Eine italienische Zweitwohnung vermieten
Die Vermietung einer Ferienwohnung bringt dagegen steuerbare Einkünfte. Diese Einkünfte
werden zu Ihren eventuellen anderen italienische Einkünften hinzugerechnet und der
progressiven Einkommensteuer unterworfen. Die Sätze variieren von 23 % (Einkommen bis
zu 15.000 EUR) bis 43 % (Einkommen höher als 75.000 EUR).
Die Steuer auf die Einkünfte aus Immobilien wird auf Grundlage des höchsten dieser zwei
Beträge berechnet:

der Katasterwert, der vom Finanzamt auf Basis einer Analyse gleichwertiger Vermögen
bestimmt wird, ODER

95 % der tatsächlich enthaltenen Mieteinnahmen, wobei die übrigen 5 % eine Pauschale
für die Unterhaltskosten der Wohnung sind.
Des Weiteren können noch regionale und lokale Steuern erhoben werden.
Schließlich sollten Sie beim Abschluss eines Mietvertrages die indirekten Steuern
einkalkulieren. Falls Sie die Wohnung privat vermieten, beläuft sich die Registrierungsgebühr
auf 2 % der jährlichen Miete, mit einem Mindestbetrag von 67 EUR.

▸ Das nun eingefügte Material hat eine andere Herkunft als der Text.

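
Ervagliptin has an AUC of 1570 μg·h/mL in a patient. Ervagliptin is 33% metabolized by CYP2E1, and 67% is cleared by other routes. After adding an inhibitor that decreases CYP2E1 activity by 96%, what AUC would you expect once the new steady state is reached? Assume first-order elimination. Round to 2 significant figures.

CYP2E1: 0.33 × 0.04 = 0.0132
Other: 0.67 (unchanged)
New clearance relative to baseline: 0.0132 + 0.67 = 0.6832.
AUC ∝ 1/CL, so new value = 1570 / 0.6832 = 2.3 × 10³ μg·h/mL.

2.3 × 10³ μg·h/mL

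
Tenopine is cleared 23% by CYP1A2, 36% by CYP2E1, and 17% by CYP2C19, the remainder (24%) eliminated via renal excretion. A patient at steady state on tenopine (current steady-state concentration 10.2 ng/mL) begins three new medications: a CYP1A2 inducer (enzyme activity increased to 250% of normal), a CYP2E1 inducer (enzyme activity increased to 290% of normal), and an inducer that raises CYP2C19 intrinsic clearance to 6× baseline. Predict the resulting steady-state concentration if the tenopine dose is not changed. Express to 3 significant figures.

3.54 ng/mL

The CYP1A2 pathway (23% of clearance) is boosted to 2.5× activity: 0.23 × 2.5 = 0.575.
The CYP2E1 pathway (36% of clearance) is boosted to 2.9× activity: 0.36 × 2.9 = 1.044.
The CYP2C19 pathway (17% of clearance) increases to 6× activity: 0.17 × 6 = 1.02.
The remaining 24% of clearance is unaffected.
Relative clearance = 0.575 + 1.044 + 1.02 + 0.24 = 2.879.
Steady-state concentration ∝ 1/CL: new value = 10.2 / 2.879 = 3.54 ng/mL.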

Eine italienische Zweitwohnung verkaufen
In Italien sind Mehrwerte, wenn die Immobilie innerhalb von fünf Jahren nach dem Kauf
wieder verkauft wird, steuerpflichtig. Der (eventuelle) Mehrwert wird als verschiedene
Einkünften besteuert.
Eine italienische Zweitwohnung erben
Alle Vermögen von Einwohnern des belgischen Königreichs unterliegen in Prinzip der
belgischen Erbschaftssteuer, egal wo sich das Vermögen befindet. Also auch Ihre italienische
Zweitwohnung. Es ist aber auch möglich, das Italien der Ansicht ist, ebenfalls
Erbschaftssteuer erheben zu können, da das Eigentum sich in Italien befindet. Dann besteht
das Risiko, dass Sie zweimal Steuern zahlen: einmal in Belgien und einmal in Italien. Dafür
gibt es jedoch glücklicherweise eine Lösung: Wenn Sie in Italien Erbschaftssteuern bezahlt
haben (für die dort gelegene Immobilie), darf diese von den in Belgien geschuldeten
Erbschaftssteuern abgezogen werden. Darüber hinaus kennt das italienische Erbrecht
zahlreiche Freistellungen.
Andere Regelungen
Beachten Sie, dass Sie auch der anderen lokalen Gesetze in Ihrem Lieblingsurlaubsland
einhalten müssen, z. B. die Beantragung von Baugenehmigungen, diverse Formalitäten
erfüllen...
Achtung
Diese Regelungen gelten für Personen, die privat eine Zweitwohnung in Italien kaufen. Wenn
sie andere Pläne haben (Sie möchten z. B. dauerhaft nach Italien umziehen oder Ihre
Ferienwohnung über eine Gesellschaft kommerziell nutzen), müssen sie andere Regelungen
beachten.
Wie Sie sehen: Der Kauf oder Besitz einer Wohnung im Ausland bringt einige steuerliche und
gesetzliche Folgen mit sich. Dieser Artikel erläutert kurz einige wichtigen Aspekte und kann
Ihnen vielleicht helfen, Ihren Traum – ein Haus in der Sonne – zu verwirklichen. Aber erst
wägen, dann wagen. Wir raten Ihnen, Ihre Pläne erst genau mit einem Steuerfachmann zu
besprechen, bevor Sie konkrete Investitionen tätigen.